Precisely. If we can consistently do a good job of providing reliable information and making sound arguments, we can in the short term become a widely acknowledged part of the network, and therefore build up long-term credibility.
Increasing urbanisation is a worldwide trend, and smog pollution in Budapest has emerged as a real health problem. Nonetheless, local government has been unwilling to enforce its own 'smog alert' traffic restrictions. What can be done to address this?
The best thing we can do in our capacity is to make widely available the best information and public health data. We plan to release such data in the coming year, but it's really quite strange to think that people are already widely aware of this problem. We sit here right above Nádor Street [in downtown Pest, not far from Parliament - Ed.], above lots of traffic, and it's quite unhealthy. And yet there are still demographic groups in this city, or this region - say, males between the ages of 25 and 50 - who feel that it's a form of humiliation to ride public transport. This is a difficult problem to overcome.
You mention in the annual report that you have collaborated with, among various international institutions, a collective known as the Balaton Group. What is this rather mysterious-sounding entity?
Oh, that's a great subject. This collection of the world's leading environmental scientists and systems thinkers had their first meeting here in 1972. And it really is an international group. On two or three occasions they have met elsewhere, but Hungary is the usual meeting place. And it was such a well-kept secret that even I didn't know until recently about this local gathering.
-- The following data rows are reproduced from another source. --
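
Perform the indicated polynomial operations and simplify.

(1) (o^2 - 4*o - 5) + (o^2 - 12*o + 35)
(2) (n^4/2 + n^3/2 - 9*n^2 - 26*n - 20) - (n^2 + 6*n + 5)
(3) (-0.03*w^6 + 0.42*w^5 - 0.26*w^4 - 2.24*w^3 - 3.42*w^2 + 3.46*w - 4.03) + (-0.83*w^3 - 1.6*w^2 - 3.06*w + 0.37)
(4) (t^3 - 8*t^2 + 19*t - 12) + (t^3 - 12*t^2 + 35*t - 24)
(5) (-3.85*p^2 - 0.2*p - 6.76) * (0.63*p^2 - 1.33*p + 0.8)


(1) = 2*o^2 - 16*o + 30
(2) = n^4/2 + n^3/2 - 10*n^2 - 32*n - 25
(3) = -0.03*w^6 + 0.42*w^5 - 0.26*w^4 - 3.07*w^3 - 5.02*w^2 + 0.4*w - 3.66
(4) = 2*t^3 - 20*t^2 + 54*t - 36
(5) = -2.4255*p^4 + 4.9945*p^3 - 7.0728*p^2 + 8.8308*p - 5.408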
The Balaton Group always has one major topic of orientation when they get together. A morning session consists of three or four lectures from really top people. In the afternoons and evenings they just sit together and take part in informal discussions. The central topic on this occasion was 'system': system in environmental education, system in environmental planning, et cetera.
This is one really beautiful aspect of being part of a network, whether it's scientific, civic or political. The legal tools are now available for us and other network members to expand mechanisms to safeguard protected environments around the world. And this is one of reasons why I love networking.